The silence stretched out, and Blanchefleur knew again that she had guessed correctly. And more calmly now she picked another riddle, dredged it up from the mists of lower memory with words still hanging in the golden air.

What is the best furniture for a man’s house?

This time there was no answer. The long seconds passed, each in silence. Blanchefleur peered down past the table to see whether Morgan was still there.

“Well?”

“A moment.”

More time passed. Blanchefleur felt her fingernails beginning to hurt and, looking at her hands, saw that she was gripping the edge of the table so hard that her knuckles showed white through her skin.

“I have it,” said Morgan suddenly. “A hearth.”

Blanchefleur closed her eyes. “Wrong,” she returned. “The answer is a daughter. A daughter is the best furniture for a man’s house. But you wouldn’t know that.” And she braced herself against the table, half-expecting Morgan to attack the barricade.

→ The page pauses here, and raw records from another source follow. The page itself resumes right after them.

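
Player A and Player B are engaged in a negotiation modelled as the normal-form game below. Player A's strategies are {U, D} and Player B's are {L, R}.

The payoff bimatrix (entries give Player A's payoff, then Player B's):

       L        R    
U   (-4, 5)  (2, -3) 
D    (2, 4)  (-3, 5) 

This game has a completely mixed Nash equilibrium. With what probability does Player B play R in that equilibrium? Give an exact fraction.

6/11

Let y be the probability that Player B plays L. In a completely mixed equilibrium, Player A must be indifferent between U and D.
Player A's expected payoff from U is −4y + 2(1−y); from D it is 2y − 3(1−y).
Setting these equal: −6y + 2 = 5y − 3, so y = 5/11.
Therefore Player B plays R with probability 1 − 5/11 = 6/11.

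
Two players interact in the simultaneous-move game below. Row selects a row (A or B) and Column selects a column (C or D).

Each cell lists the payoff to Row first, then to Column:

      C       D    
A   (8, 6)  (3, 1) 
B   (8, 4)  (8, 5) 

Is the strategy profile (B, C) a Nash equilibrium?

No

At (B, C), Row earns 8; switching to A would give 8, so Row has no profitable deviation.
Column earns 4; switching to D would give 5, so Column would deviate.
Since at least one player can profitably deviate, this is not a Nash equilibrium.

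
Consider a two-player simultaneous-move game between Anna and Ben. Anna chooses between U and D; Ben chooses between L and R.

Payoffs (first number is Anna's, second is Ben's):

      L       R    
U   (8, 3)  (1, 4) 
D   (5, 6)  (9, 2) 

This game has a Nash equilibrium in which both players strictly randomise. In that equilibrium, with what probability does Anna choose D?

1/5

Let p be the probability that Anna plays U. In a completely mixed equilibrium, Ben must be indifferent between L and R.
Ben's expected payoff from L is 3p + 6(1−p); from R it is 4p + 2(1−p).
Setting these equal: −3p + 6 = 2p + 2, so p = 4/5.
Therefore Anna plays D with probability 1 − 4/5 = 1/5.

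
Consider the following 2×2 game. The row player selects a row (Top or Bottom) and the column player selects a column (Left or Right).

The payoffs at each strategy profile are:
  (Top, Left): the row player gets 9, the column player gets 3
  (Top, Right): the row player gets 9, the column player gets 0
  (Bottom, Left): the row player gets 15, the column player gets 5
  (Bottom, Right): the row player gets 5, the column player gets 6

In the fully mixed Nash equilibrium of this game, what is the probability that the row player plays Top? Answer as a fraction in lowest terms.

Let r be the probability that the row player plays Top. In a completely mixed equilibrium, the column player must be indifferent between Left and Right.
The column player's expected payoff from Left is 3r + 5(1−r); from Right it is 6(1−r).
Setting these equal: −2r + 5 = −6r + 6, so r = 1/4.

1/4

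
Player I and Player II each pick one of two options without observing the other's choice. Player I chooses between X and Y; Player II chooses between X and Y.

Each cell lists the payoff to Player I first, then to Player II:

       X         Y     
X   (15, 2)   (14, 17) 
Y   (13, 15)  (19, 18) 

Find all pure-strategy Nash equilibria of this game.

(Y, Y)

(X, X): Player II prefers Y (17 > 2) — not an equilibrium.
(X, Y): Player I prefers Y (19 > 14) — not an equilibrium.
(Y, X): Player I prefers X (15 > 13); Player II prefers Y (18 > 15) — not an equilibrium.
(Y, Y): Player I gets 19 ≥ 14 from X, and Player II gets 18 ≥ 15 from X — Nash equilibrium.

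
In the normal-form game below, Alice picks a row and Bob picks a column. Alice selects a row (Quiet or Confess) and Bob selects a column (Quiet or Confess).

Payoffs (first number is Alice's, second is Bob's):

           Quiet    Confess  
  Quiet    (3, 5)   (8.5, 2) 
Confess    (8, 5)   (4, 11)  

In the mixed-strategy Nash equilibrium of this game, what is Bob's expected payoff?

5

First find p, the probability Alice plays Quiet, from Bob's indifference between Quiet and Confess: 5p + 5(1−p) = 2p + 11(1−p), giving p = 2/3.
Since Bob is indifferent in equilibrium, Bob's expected payoff equals the payoff from either column against (2/3, 1/3). Using Quiet: 5(2/3) + 5(1/3) = 5.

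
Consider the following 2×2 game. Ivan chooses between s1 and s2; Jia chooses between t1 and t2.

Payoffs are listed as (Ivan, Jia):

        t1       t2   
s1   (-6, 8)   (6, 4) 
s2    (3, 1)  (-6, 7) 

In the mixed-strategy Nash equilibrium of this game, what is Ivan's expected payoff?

-6/7

First find y, the probability Jia plays t1, from Ivan's indifference between s1 and s2: −6y + 6(1−y) = 3y − 6(1−y), giving y = 4/7.
Since Ivan is indifferent in equilibrium, Ivan's expected payoff equals the payoff from either row against (4/7, 3/7). Using s1: −6(4/7) + 6(3/7) = -6/7.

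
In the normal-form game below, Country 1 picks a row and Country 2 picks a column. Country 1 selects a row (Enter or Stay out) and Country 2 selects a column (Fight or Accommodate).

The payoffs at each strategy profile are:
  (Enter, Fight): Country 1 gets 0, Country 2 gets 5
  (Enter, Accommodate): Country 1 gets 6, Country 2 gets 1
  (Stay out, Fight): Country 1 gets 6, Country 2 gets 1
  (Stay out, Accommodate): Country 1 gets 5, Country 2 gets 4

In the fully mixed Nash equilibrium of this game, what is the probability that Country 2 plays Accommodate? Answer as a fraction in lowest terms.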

Instead, Morgan’s voice came up like an audible shrug. “You win, then. Reach down and take my hand.”

“You were going to tell me his name. Your master.”

“I never said that. I said I would show you who he was. Take my hand.”

Blanchefleur stood back from the table. It was happening, it was happening, the thing that she had forgotten or overlooked or failed to account for when she drove a bargain with a witch. It didn’t matter that she had no idea what it was. All that mattered was the certainty gripping her by the throat, that in winning she had lost.